Flex Office Users Are Taking Less Space For a Shorter Term

The average flex workspace requirement size was down by 29% last year and dropped average initial term length by a month.

Office occupiers demanded agility in office space selection last year, according to a new reporta trend that drove the average flex workspace requirement size down by 29% and dropped average initial term length by a month. 

New research from The Instant Group shows that Phoenix led US cities for increases in workstation rates last year, with an increase of 39%, followed by Nashville (14%); Denver (11%), and Austin (3%).

On the flip side, cities with the largest drops in cost-per-desk were NYC Midtown (-29%), Washington, DC (-23%), Boston (-22%), and Los Angeles (-18%). Demand also rose 22% in Denver and 20% in Austin, while it dropped by 9% in San Francisco and by 8% in Chicago. And while demand dropped by 14% in New York City, it rose significantly in the surrounding suburbs: demand went up by 200% in Harrison, NY, by 250% in New Rochelle, NY, and by 60% in Greenwich, Conn.

In some cities, like Boston, the traditional office market actually continued to rise during the pandemic while the demand for flex or agile space decreased. In Boston, traditional office costs increased by 6% year-over-year in 2020, according to JLL data, while flexible workstation rates decreased by 22%.

Flex space providers were also forced to rethink growth strategies last year, with both large and small providers readjusting in response to the pandemic. IWG remained a dominant force, according to Instant Group analysts, with 15% of the market, while WeWork’s market share reduced as its footprint decreased, with the onetime giant commanding 4.5% of market share by the first quarter of this year. Overall, small providers still make up more than three-quarters of the market.

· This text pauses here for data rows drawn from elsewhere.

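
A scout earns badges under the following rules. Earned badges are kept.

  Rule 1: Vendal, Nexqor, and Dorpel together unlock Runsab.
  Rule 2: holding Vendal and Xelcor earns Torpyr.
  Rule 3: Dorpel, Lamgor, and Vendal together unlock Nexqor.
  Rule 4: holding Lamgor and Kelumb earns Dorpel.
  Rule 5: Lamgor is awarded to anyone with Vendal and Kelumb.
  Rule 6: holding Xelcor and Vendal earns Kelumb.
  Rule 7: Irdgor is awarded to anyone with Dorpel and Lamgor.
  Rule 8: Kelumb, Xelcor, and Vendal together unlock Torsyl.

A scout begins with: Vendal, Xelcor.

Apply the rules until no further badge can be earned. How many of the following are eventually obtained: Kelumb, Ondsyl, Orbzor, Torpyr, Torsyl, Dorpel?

4

With Xelcor and Vendal, Kelumb is earned (Rule 6).
With Vendal and Xelcor, Torpyr is earned (Rule 2).
With Vendal and Kelumb, Lamgor is earned (Rule 5).
With Kelumb, Xelcor, and Vendal, Torsyl is earned (Rule 8).
With Lamgor and Kelumb, Dorpel is earned (Rule 4).
Kelumb: reached.
No rule produces Ondsyl, and it is not given.
No rule produces Orbzor, and it is not given.
Torpyr: reached.
Torsyl: reached.
Dorpel: reached.
Reached: Kelumb, Torpyr, Torsyl, and Dorpel — 4 of the 6.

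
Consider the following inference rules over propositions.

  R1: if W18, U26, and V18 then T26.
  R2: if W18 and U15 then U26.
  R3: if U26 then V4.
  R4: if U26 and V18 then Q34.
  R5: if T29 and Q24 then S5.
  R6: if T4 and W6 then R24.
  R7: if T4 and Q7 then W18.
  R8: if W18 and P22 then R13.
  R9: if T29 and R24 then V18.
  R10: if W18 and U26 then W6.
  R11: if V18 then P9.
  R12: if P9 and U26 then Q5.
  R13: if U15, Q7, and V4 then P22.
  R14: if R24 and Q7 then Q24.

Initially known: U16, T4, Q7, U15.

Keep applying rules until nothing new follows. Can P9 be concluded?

No

P9 would need V18 (R11), but V18 is never established.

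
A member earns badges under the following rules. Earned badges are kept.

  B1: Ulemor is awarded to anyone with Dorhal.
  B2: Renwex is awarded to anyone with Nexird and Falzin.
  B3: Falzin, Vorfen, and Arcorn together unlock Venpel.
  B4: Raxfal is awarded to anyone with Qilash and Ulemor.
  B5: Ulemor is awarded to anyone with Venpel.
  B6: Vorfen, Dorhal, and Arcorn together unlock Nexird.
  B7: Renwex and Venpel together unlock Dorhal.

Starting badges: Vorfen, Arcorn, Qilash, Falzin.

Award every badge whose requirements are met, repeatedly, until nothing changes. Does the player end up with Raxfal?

With Falzin, Vorfen, and Arcorn, Venpel is earned (B3).
With Venpel, Ulemor is earned (B5).
With Qilash and Ulemor, Raxfal is earned (B4).

Yes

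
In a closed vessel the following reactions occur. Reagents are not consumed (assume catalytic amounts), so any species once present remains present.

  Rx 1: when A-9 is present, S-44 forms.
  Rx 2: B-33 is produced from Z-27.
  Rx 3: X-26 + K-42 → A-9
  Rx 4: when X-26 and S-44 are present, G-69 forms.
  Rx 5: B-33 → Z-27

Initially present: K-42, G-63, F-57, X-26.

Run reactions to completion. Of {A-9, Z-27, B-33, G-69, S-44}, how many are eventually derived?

3

X-26 and K-42 present → A-9 forms (Rx 3).
A-9 present → S-44 forms (Rx 1).
X-26 and S-44 present → G-69 forms (Rx 4).
A-9: reached.
Z-27 would need B-33 (Rx 5), but B-33 never forms.
B-33 would need Z-27 (Rx 2), but Z-27 never forms.
G-69: reached.
S-44: reached.
Reached: A-9, G-69, and S-44 — 3 of the 5.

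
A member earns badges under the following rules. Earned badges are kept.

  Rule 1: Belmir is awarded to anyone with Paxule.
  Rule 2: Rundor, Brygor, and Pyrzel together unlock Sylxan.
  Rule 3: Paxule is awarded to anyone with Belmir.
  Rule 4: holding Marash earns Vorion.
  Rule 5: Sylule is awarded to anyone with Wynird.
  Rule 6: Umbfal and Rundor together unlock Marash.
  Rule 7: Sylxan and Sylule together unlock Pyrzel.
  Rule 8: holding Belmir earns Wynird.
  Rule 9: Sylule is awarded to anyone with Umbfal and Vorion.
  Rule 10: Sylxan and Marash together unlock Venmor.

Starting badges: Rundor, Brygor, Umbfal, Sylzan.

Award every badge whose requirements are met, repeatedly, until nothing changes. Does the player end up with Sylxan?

Sylxan would need Rundor, Brygor, and Pyrzel (Rule 2), but Pyrzel is never earned.

No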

“The pandemic made agile workspace a requirement for major landlords and corporations alike moving forward, and we saw that play out almost immediately in the numbers,” said Joe Brady, CEO Americas, The Instant Group. “In secondary cities and suburban markets where people flocked to hunker down during Covid-19, we saw parallel demand for agility as companies and operators rushed to adjust. We expect this, together with landlords becoming involved in the industry by partnering with providers or going it alone, to drive the industry’s next growth phase. Today, flexible work in the US encompasses more than 159 million square feet. By 2025, we think that will be 300 million square feet.”